Fourth, residential mortgage lenders rely heavily on Fannie Mae and Freddie Mac for long-term funding of conventional, single-family mortgages. That reliance provides considerable benefits to the housing sector; but, if either Enterprise experienced severe financial difficulties, housing activity and aggregate economic output would be reduced significantly.
Fifth, current law does not provide OFHEO with receivership powers, the most effective and credible tool for addressing claims in insolvency. The absence of receivership authority creates uncertainty, contributing to the possibility of a systemic disruption in the financial sector and a decline in economic output.
| The risks caused by high leverage and large asset, debt, and derivative portfolios could be reduced by a stronger regulator and growth-and-capital limits. |
Some have suggested that reducing the portfolios would cause mortgage market turmoil while just transferring the systemic risk elsewhere. If the portfolios' downsizing were handled through normal repayments and a gradual sell-off, I believe, along with many experts, that the market impact would be small. Over the last two years, the Enterprises' agency MBS portfolios shrank by over $280 billion without market disruption. In many cases, investors replace Fannie and Freddie direct debt with higher-yield MBS guaranteed by them. Obviously, there would be less concentration of the market. The new investors may be better capitalized than the Enterprises, and better able to take the risk of long-term mortgage assets, which might lessen the need to utilize the derivative markets.
A Strong Regulator Is Vital for a Strong Housing Market
Not only has there been an ongoing debate on whether to impose growth limits on the two Enterprises, but also how.

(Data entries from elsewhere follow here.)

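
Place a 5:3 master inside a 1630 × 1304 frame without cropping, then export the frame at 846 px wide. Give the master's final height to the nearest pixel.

508 px

Fitted into 1630×1304, the master spans the width; its height is 1630 × 3/5 ≈ 978.00 px.
Resizing to 846 px wide multiplies everything by 0.5190: 978.00 → 507.60 px.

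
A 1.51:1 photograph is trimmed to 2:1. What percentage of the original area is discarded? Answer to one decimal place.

The width stays; only height is cut (since 2:1 is wider than 1.51:1).
(1.510)/(2.000) ≈ 0.755 of the area survives, leaving 24.50% discarded.

24.5%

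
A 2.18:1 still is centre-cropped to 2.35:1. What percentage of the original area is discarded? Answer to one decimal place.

Going from 2.18:1 to 2.35:1 means cutting height while keeping width.
(2.180)/(2.350) ≈ 0.928 of the area survives, leaving 7.23% discarded.

7.2%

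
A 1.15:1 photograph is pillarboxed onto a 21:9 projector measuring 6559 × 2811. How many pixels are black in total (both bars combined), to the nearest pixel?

9350370 pixels

1.15:1 (1.150) < 21:9 (2.333), so the photograph fills the height.
Content width = 2811 × 1.150 ≈ 3232.6500 px.
Black = 6559 − 3232.6500 = 3326.3500 px.
That's 3326.3500 × 2811 ≈ 9350370 black pixels.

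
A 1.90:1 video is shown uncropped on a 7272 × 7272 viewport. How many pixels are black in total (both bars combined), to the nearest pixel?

25049361 pixels

Since 1.900 > 1.000, the video is width-limited.
The video is 7272 / 1.900 ≈ 3827.3684 px tall.
Leftover height: 7272 − 3827.3684 = 3444.6316 px.
That's 3444.6316 × 7272 ≈ 25049361 black pixels.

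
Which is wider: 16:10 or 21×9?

21×9

16:10 = 1.6 and 21×9 = 2.333; 2.333 > 1.6.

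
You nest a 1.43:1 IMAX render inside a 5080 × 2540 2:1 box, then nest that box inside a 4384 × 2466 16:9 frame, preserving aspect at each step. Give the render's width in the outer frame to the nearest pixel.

First fit — 1.43:1 IMAX into 5080×2540 spans the height: 3632.20 × 2540.00.
2:1 in 4384×2466: fills the width, so the intermediate becomes 4384.00 × 2192.00 — a scale of ×0.8630.
The render scales with it: width 3632.20 × 0.8630 ≈ 3134.56.

3135 px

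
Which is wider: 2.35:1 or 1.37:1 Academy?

2.35 and 1.37; 2.35 > 1.37.

2.35:1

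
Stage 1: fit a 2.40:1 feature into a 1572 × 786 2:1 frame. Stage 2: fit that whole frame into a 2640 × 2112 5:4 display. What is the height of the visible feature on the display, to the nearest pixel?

1100 px

Inside the 1572×786 canvas the feature is width-limited at 1572.00 × 655.00.
The 2:1 canvas is width-limited in 2640×2112, giving 2640.00 × 1320.00; scale factor 1.6794.
So the feature's height is 655.00 × 1.6794 ≈ 1100.00.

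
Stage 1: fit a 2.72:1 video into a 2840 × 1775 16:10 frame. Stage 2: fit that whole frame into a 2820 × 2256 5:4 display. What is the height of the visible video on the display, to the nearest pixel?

1037 px

First fit — 2.72:1 into 2840×1775 spans the width: 2840.00 × 1044.12.
The 16:10 canvas is width-limited in 2820×2256, giving 2820.00 × 1762.50; scale factor 0.9930.
Applying the same ×0.9930: 1044.12 → 1036.76.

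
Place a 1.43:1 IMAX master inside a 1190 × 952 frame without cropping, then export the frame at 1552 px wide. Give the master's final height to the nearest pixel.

Fitted into 1190×952, the master spans the width; its height is 1190 / 1.430 ≈ 832.17 px.
Scaling 1190 → 1552 is ×1.3042, so the height becomes 832.17 × 1.3042 ≈ 1085.31 px.

1085 px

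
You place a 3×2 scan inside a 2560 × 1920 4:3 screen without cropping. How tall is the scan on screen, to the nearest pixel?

1707 px

3×2 is wider than 4:3, so it spans the full width.
The scan is 2560 × 2/3 ≈ 1706.67 px tall.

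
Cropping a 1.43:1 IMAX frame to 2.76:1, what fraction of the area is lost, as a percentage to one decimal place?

Going from 1.43:1 IMAX to 2.76:1 means cutting height while keeping width.
Area ratio = (1.430)/(2.760) = 51.81%; the remaining 48.19% is cropped out.

48.2%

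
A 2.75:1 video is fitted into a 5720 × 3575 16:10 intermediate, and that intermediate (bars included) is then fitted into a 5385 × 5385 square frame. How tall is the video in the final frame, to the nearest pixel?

Inside the 5720×3575 canvas the video is width-limited at 5720.00 × 2080.00.
16:10 in 5385×5385: fills the width, so the intermediate becomes 5385.00 × 3365.62 — a scale of ×0.9414.
Applying the same ×0.9414: 2080.00 → 1958.18.

1958 px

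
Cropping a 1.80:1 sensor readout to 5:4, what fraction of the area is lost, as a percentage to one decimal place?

30.6%

The height stays; only width is cut (since 5:4 is narrower than 1.80:1).
Fraction kept = (1.250)/(1.800) ≈ 69.44%, so 30.56% is lost.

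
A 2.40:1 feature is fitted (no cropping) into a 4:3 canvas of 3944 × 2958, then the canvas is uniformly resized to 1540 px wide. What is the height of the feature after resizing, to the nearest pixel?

642 px

Fitted into 3944×2958, the feature spans the width; its height is 3944 / 2.400 ≈ 1643.33 px.
Resizing to 1540 px wide multiplies everything by 0.3905: 1643.33 → 641.67 px.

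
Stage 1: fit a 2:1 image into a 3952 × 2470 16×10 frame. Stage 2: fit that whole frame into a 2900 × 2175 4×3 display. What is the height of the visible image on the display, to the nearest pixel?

First fit — 2:1 into 3952×2470 spans the width: 3952.00 × 1976.00.
The 16×10 canvas is width-limited in 2900×2175, giving 2900.00 × 1812.50; scale factor 0.7338.
The image scales with it: height 1976.00 × 0.7338 ≈ 1450.00.

1450 px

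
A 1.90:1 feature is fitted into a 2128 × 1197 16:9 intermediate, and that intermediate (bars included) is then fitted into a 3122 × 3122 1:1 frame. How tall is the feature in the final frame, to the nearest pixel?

1643 px

Inside the 2128×1197 canvas the feature is width-limited at 2128.00 × 1120.00.
Second fit — the 16:9 canvas into 3122×3122 spans the width: 3122.00 × 1756.12 (×1.4671 from 2128×1197).
Applying the same ×1.4671: 1120.00 → 1643.16.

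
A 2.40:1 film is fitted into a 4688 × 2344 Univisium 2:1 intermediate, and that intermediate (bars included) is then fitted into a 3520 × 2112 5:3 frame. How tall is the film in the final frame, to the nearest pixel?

1467 px

Inside the 4688×2344 canvas the film is width-limited at 4688.00 × 1953.33.
Univisium 2:1 in 3520×2112: fills the width, so the intermediate becomes 3520.00 × 1760.00 — a scale of ×0.7509.
Applying the same ×0.7509: 1953.33 → 1466.67.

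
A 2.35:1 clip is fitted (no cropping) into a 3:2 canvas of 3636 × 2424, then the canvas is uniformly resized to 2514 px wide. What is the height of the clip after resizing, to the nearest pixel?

1070 px

In the 3636×2424 frame the clip fills the width: height = 3636 / 2.350 ≈ 1547.23 px.
Resizing to 2514 px wide multiplies everything by 0.6914: 1547.23 → 1069.79 px.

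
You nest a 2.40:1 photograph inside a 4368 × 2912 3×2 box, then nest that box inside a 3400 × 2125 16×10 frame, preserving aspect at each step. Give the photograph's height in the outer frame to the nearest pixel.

First fit — 2.40:1 into 4368×2912 spans the width: 4368.00 × 1820.00.
Second fit — the 3×2 canvas into 3400×2125 spans the height: 3187.50 × 2125.00 (×0.7297 from 4368×2912).
So the photograph's height is 1820.00 × 0.7297 ≈ 1328.12.

1328 px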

I commend the Senate bill for providing guidance on what assets could be held and for giving the new regulator critical authority to set limits based on safety and soundness and systemic risk. It also gives the new regulator critical authority to change both the risk-based and minimum capital rules. With adequate flexibility, we would agree that both approaches are crucial for the new regulator. The ultimate goal is to develop a comprehensive, risk-based capital approach that encompasses Enterprise and systemic risk while ensuring there is sound growth in homeownership and affordable housing in America.
In conclusion, Fannie Mae and Freddie Mac have proved that unconstrained growth can cause serious problems. If they were not GSEs the markets would have made them shrink rapidly in both their MBS guarantee and portfolio businesses. As the markets are not performing that discipline and OFHEO does not have the power or the tools to do so and be as effective as a bank regulator, there is a strong need for legislative reform now. The legislation would strengthen the regulator of Fannie Mae, Freddie Mac, and the Federal Home Loan Banks and reduce market uncertainty, which I believe will be better for homeownership growth, housing and financial markets, and all the GSEs.